Perhaps the desperation that leads Zionist organizations and individuals to continuously challenge even the most modest attempts to promote the struggle and stories of the Palestinian people should be taken as a sign of just how powerful our words and stories really are. For pro-apartheid and pro-colonial institutions and individuals, the unrestrained expression of the Palestinian voice is the greatest scandal of all, because it represents the symbolic rejection of the physical borders and technologies of oppression, occupation and dispossession meant to crush the Palestinian spirit.
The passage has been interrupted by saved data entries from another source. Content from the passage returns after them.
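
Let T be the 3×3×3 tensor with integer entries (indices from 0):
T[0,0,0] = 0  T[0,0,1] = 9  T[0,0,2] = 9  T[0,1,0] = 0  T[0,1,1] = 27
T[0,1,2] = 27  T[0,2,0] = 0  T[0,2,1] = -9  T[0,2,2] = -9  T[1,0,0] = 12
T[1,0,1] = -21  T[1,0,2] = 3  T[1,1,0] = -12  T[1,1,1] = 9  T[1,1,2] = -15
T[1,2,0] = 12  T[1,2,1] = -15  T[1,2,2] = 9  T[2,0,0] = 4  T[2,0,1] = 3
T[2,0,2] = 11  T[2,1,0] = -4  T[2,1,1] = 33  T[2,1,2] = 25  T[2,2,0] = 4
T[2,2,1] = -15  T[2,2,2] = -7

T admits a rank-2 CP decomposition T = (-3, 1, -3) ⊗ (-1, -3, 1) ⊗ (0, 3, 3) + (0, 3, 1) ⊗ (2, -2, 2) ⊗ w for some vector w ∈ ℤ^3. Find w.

w = (2, -3, 1)

Subtract the known terms from T to get the rank-1 residual R = (0, 3, 1) ⊗ (2, -2, 2) ⊗ w, so R[i,j,k] = a[i]·b[j]·w[k]. Pick indices with nonzero a[1]·b[0] = (3)·(2) = 6. Only the fibre through (1,0,·) is needed: R[1,0,:] = T[1,0,:] − Σₗ aₗ[1]bₗ[0]cₗ = [12, -21, 3] − (1)·(-1)·(0, 3, 3) = [12, -18, 6]. Then w[k] = R[1,0,k] / 6 for each k, giving w = [12, -18, 6] / 6 = (2, -3, 1).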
For this reason, moral panics and outrages need to be manufactured in order to make what is at heart an authoritarian imperative--the direct attempt to silence an expression of humanity and cultural uplift--seem prudent, even necessary.
Kanafani, alongside Mahmoud Darwish and Edward Said, showed the world how even the most brutal oppressions cannot constrain the power of the written word. It was Mahmoud Darwish who proudly declared, “Record--I am an Arab!” and Edward Said who wrote that Palestinians were denied “permission to narrate.” Despite this cancellation, we have fortunately found a new venue to celebrate the creative abilities of our youth. But most important of all, in observance of the recent anniversary of Kanafani’s assassination, we remember how it is through our creation that we reaffirm a collective refusal to be subordinated, to be silenced. Our written words and our images are charged with a collective “No:” we will not be erased, consigned to the dust-bin of history by colonial powers and their eager helpers.
Palestinians will endure, and we will be free.